The molecular pathogenesis of partial chromosome 3 alterations in uveal melanoma is largely believed to be caused by small deletions.4, 15, 17, 18, 20 Based on that, several smallest regions of deletion overlap have been reported.15, 17, 18 These areas include 3p24–26, 3p11–14,3q (Cross et al15), 3p25.1–3p25.2 (Parrella et al17), 3p25 and 3q24–q26 (Tschentscher et al18). It has been suggested that such smallest regions of deletion overlap are the location of tumor-suppressor genes important in the pathogenesis of metastasizing uveal melanoma. It should be noted that of the three reports defining these regions, only two utilized a combination of copy number alteration and allelic imbalances,15, 18 whereas the third utilized only genotyping.17 Samples with small gains could bias the assessment as genotyping cannot differentiate between areas of gains and losses at low allelic imbalance factor thresholds. In fact, several of our cases with confirmed partial gains showed allelic imbalances in the reported smallest region of deletion overlap by genotyping.
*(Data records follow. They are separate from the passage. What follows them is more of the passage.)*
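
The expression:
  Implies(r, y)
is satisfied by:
  {y: True, r: False}
  {r: False, y: False}
  {r: True, y: True}


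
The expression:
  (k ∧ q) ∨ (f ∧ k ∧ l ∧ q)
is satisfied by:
  {q: True, k: True}


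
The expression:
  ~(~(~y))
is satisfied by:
  {y: False}


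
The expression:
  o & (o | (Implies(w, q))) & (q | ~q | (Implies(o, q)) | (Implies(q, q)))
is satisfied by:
  {o: True}


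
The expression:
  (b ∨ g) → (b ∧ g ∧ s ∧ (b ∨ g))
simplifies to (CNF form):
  (b ∨ ¬g) ∧ (g ∨ ¬b) ∧ (s ∨ ¬g)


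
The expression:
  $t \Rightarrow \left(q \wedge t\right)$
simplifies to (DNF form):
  $q \vee \neg t$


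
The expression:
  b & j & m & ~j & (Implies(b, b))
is never true.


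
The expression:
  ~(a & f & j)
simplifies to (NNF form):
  ~a | ~f | ~j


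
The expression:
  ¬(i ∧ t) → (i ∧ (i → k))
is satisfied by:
  {i: True, k: True, t: True}
  {i: True, k: True, t: False}
  {i: True, t: True, k: False}


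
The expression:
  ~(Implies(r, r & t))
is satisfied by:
  {r: True, t: False}


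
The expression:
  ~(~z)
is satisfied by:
  {z: True}


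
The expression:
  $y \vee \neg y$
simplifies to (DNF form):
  $\text{True}$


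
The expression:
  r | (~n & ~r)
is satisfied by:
  {r: True, n: False}
  {n: False, r: False}
  {n: True, r: True}


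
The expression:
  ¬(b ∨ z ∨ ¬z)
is never true.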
Our study indicates the high sensitivity of microsatellite-based genotyping for detection of highly aggressive uveal melanoma. Similar results were reported by other investigators utilizing single-nucleotide polymorphism.13 Microsatellite genotyping is readily available in the majority of clinical molecular laboratories and can be adapted for clinical testing. It is worth noting that our study, similar to the vast majority of other reports on partial chromosome 3, utilized only uveal melanoma treated by enucleation. Further validation of our findings including studies of molecular genetic changes in biopsied small- and medium-sized tumors is recommended.

In conclusion, our results suggest that partial chromosome 3 alteration is common in uveal melanoma. The molecular mechanisms for such changes include complex chromosomal re-arrangements, partial gains and partial deletions. The majority of partial chromosome 3 alterations are not associated with metastatic disease, in particular, rapidly aggressive tumors.